Si ce statut est enlevé, la crainte se porte sur le recrutement de nouveaux arrivants. Mais Jérémie Leuleu dit ne pas être dupe. "Ils ont essayé de sorti la clause du grand-père pour essayer de faire croire que ceux qui sont déjà entrés dans l'entreprise sont protégés, qu'ils ne subiront pas cette réforme".
Mais pour lui, les nouveaux salariés qui rentrent dans l'entreprise à partir du 1er septembre 2023 et cotisent au régime général ne cotiseront plus dans "notre système de retraite à nous et forcément, ce système va tomber".
Ce système de retraite "va devoir continuer à verser des pensions aux retraités actuels, aux retraités à venir mais il n'y aura plus de financement qui va rentrer" car tous les nouveaux entrants cotiseront au régime général. "Mathématiquement, ça va tomber", observe-t-il avant d'ajouter : "cette close du grand-père, c'est juste de l'enfumage parce que d'ici cinq ans maximum, notre système de retraite qui aujourd'hui est à l'équilibre, il va tomber".
Une entreprise avec un double statut deviendra difficile à gérer pour les employeurs.
Jérémie Leuleu, délégué syndical CGT à GRDF
Une perte d'attractivité
Beaucoup de personnes postulent d'ailleurs dans les IEG pour ce régime spécial. Aujourd'hui, la profession constate déjà des problèmes de recrutement. "Donc demain, si on nous enlève ce statut, ça va devenir encore plus compliqué".
Dans le public, les agents de l'énergie "acceptent de rentrer avec un salaire un peu moins intéressant que le privé parce qu'il y a une protection sociale, un tarif préférentiel sur l'électricité et le gaz, c'est ce qui permet aussi de compenser cette perte de salaire". Mais si demain ils se voient retirer "la protection sociale et le tarif agent", Jérémie Leuleu ne voit pas "pourquoi il y aurait un intérêt à venir travailler sur les énergies".
Le risque d'une perte d'attractivité du secteur paraît donc grandissant. "Si à terme, le régime spécial disparait, les salariés vont travailler dans des conditions pénibles plus longtemps et on n'arrivera plus à attirer de nouveaux salariés", regrette Romain Royer.

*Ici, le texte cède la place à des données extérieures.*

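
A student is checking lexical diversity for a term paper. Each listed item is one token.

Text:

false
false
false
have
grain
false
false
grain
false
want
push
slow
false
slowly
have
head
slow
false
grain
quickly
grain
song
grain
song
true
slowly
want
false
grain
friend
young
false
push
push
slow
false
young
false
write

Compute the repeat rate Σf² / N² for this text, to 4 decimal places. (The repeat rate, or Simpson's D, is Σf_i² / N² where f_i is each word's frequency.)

Frequencies: false:12, grain:6, push:3, slow:3, have:2, want:2, slowly:2, song:2, young:2, head:1, quickly:1, true:1, friend:1, write:1
Σf² = 223; N² = 1521
Repeat rate = 223 / 1521 = 0.1466

0.1466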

"On ne va pas lâcher jusqu'au retrait"
Les grévistes ont été reçus entre midi et 13 heures par la sous-préfète. "Les échanges étaient courtois, ils nous ont écouté", lance un Romain Fronek qui n'a pas grand espoir et voit en eux "de bons petits soldats du gouvernement".

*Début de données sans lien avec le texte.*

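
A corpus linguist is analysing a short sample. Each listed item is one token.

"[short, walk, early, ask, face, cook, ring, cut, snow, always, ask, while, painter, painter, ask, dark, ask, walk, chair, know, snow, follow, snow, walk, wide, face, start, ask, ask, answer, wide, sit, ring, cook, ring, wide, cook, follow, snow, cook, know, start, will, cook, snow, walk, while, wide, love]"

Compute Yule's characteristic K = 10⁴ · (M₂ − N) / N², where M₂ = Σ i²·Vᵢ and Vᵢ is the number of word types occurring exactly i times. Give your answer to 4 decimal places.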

Et même si le président de la République Emmanuel Macron a ouvert la porte pour recevoir les syndicats, ces derniers gardent leurs réserves et préfèrent attendre de voir l'issue des échanges. "Pour la CGT, c'est clair, net et précis, on n'ira pas pour négocier des pacotilles, ce sera un retrait pur et simple", martèle Romain Fronek.

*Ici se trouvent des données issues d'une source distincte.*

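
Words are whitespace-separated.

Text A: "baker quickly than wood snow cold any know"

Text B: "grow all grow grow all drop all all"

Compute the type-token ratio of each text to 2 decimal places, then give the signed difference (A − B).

0.62

TTR(A) = 8/8 = 1.00
TTR(B) = 3/8 = 0.38
Difference = 1.00 − 0.38 = 0.62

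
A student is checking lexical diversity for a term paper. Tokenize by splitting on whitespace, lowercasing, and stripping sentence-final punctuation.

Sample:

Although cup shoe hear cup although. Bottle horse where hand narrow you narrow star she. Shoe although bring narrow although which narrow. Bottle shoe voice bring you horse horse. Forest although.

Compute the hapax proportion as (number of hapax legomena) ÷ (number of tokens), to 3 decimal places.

0.258

Frequencies: although:5, narrow:4, shoe:3, horse:3, cup:2, bottle:2, you:2, bring:2, hear:1, where:1, hand:1, star:1, she:1, which:1, voice:1, forest:1
Hapax count = 8; token count = 31.
Ratio = 8 / 31 = 0.258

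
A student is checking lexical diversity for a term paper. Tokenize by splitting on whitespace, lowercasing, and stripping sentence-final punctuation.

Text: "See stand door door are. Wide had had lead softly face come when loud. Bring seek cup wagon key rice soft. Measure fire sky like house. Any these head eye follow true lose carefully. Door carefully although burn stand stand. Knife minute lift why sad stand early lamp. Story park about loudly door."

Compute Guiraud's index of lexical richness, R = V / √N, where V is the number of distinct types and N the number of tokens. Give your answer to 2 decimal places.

6.18

N = 53, V = 45.
√N = 7.280110
R = 45 / 7.280110 = 6.18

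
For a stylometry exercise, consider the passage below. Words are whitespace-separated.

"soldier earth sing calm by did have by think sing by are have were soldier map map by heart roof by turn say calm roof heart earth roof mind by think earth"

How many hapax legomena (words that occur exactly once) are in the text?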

La détermination reste de mise. D'autant plus que les primes d'intéressement "vont tomber le mois prochain dans les IEG donc clairement, aujourd'hui, c'est le patron qui va nous payer nos heures de grève. On est repartis pour un mois et on n'a pas peur de l'annoncer, on ne va pas lâcher jusqu'au retrait", conclut-il.